Malicious URL fraud with Unicode
Malicious URL fraud with Unicode - difficult for reviewers and CIs to detect
When attackers replace letters in URLs with Unicode characters that look the same, it is difficult to detect. A new CI job provides a remedy.
In his blog, security researcher and curl maintainer Daniel Stenberg has drawn attention to a security problem caused by Unicode fraud that is difficult for reviewers, mergers and CI jobs to detect.
In his blog, Stenberg shows how an attacker replaces a common ASCII character in the code with an almost identical one from the Unicode table.
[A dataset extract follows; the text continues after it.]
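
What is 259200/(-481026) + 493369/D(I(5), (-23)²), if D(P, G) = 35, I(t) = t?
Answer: 5650339157/400855 ≈ 14096.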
This is not recognizable in the code editor, but results in a different URL, for example, behind which malicious code can be hidden. As an example, the blogger uses an Armenian g.
The number of possible mix-ups is large: the many similar characters can be listed on the Unicode.org website, here in the image using the example from heise.
Restrict Unicode
Although the diff view on GitHub shows a changed paragraph in red for the g replaced in the URL, no difference is visible to the human eye and a maintainer may be inclined to simply wave the change through. In contrast, Gitea, which specializes in code review, warns about the nature of the change: "This line has ambiguous unicode characters".
As a countermeasure, Stenberg's Curl project has added a special CI job that checks where Unicode is allowed and where it is not. According to Stenberg, GitHub has also taken on the problem and wants to fix it.